In Luke 2:19 the Bible says, “But Mary kept all these things, and pondered them in her heart.” This verse follows the birth of Jesus, when the shepherds had come to pay their respects and see the Savior of the world in the helpless shape of a sweet baby in the manger.
As a mother, I can relate to a lot of the things I read about Mary. As a mother, there’s a lot of things I can’t relate to because I’ve never been the mother of God.
I imagine Mary agreeing to surrender her whole self in service to God by carrying and birthing Jesus. Maybe she has some morning sickness or that feeling of being extremely tired in the first trimester and then feeling the tiny kicks of a growing baby and finally meeting her precious baby. But her baby is different, and she’s known it all along. She knows he’s a true gift from God. She knows he’s been chosen for something big, lifechanging. He’s an instrument of God, He is God.

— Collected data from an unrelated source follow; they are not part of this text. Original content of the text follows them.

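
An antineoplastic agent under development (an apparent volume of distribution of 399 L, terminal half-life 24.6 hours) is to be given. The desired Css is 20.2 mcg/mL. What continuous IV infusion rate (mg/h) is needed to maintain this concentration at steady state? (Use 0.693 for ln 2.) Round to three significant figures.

k = 0.693/24.6 = 0.02817 h⁻¹, so CL = k·Vd = 0.02817 × 399.0 = 11.24 L/h
Infusion rate = CL × Css = 11.24 × 20.2 = 227.0 mg/h

227 mg/h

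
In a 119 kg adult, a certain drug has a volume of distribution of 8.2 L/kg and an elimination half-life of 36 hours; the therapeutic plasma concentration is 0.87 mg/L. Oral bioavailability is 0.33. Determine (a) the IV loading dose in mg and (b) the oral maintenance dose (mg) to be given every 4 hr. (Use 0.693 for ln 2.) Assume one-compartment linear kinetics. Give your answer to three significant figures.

(a) 849 mg; (b) 198 mg

Vd = 8.2 L/kg × 119 kg = 975.8 L
LD = Vd × C = 975.8 × 0.87 = 848.9 mg
CL = 0.693 × Vd / t½ = 0.693 × 975.8 / 36 = 18.78 L/h
D = CL × Css × τ / F = 18.78 × 0.87 × 4 / 0.33 = 198.0 mg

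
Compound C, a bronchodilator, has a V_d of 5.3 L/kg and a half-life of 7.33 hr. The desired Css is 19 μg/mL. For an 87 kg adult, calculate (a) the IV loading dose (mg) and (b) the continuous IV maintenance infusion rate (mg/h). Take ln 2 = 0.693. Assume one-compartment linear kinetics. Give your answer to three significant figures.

Vd = 5.3 L/kg × 87 kg = 461.1 L
LD = Vd × C = 461.1 × 19 = 8761 mg
CL = 0.693 × Vd / t½ = 0.693 × 461.1 / 7.33 = 43.59 L/h
Infusion rate = CL × Css = 43.59 × 19 = 828.2 mg/h

(a) 8760 mg; (b) 828 mg/h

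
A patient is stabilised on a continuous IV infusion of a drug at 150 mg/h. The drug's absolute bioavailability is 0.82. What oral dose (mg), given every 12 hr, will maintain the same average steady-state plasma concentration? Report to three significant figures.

To maintain the same Css, the systemic dosing rate must be unchanged: F·D/τ = infusion rate.
D = rate × τ / F = 150 × 12 / 0.82 = 2195 mg

2200 mg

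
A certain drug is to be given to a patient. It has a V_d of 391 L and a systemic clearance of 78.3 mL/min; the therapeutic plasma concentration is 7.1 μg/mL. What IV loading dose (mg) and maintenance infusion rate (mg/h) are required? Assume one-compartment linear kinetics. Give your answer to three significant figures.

Loading dose = Vd × C = 391.0 × 7.1 = 2776 mg
CL = 78.3 mL/min = 78.3 × 0.06 = 4.698 L/h
Infusion rate = 4.698 L/h × 7.1 mg/L = 33.36 mg/h

(a) 2780 mg; (b) 33.4 mg/h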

But he’s her son, too. She feeds him day and night, looking into his eyes and singing him the same lullaby’s that her mother sang to her. She teaches him to walk and then talk. She shares her faith with him and watches him grow.
On the night when she became a mother, she knew this child would do big things and the visit from the three wise men was another reminder, a foretelling sign. She kept those things in her heart, pondering them.
I wonder how times I’m quick to blurt out my opinion when I should keep it inside and do a little more pondering. I’d like to get better at just pondering things. Mulling things over, looking at it from another angle. Maybe Mary was onto something there, just pondering.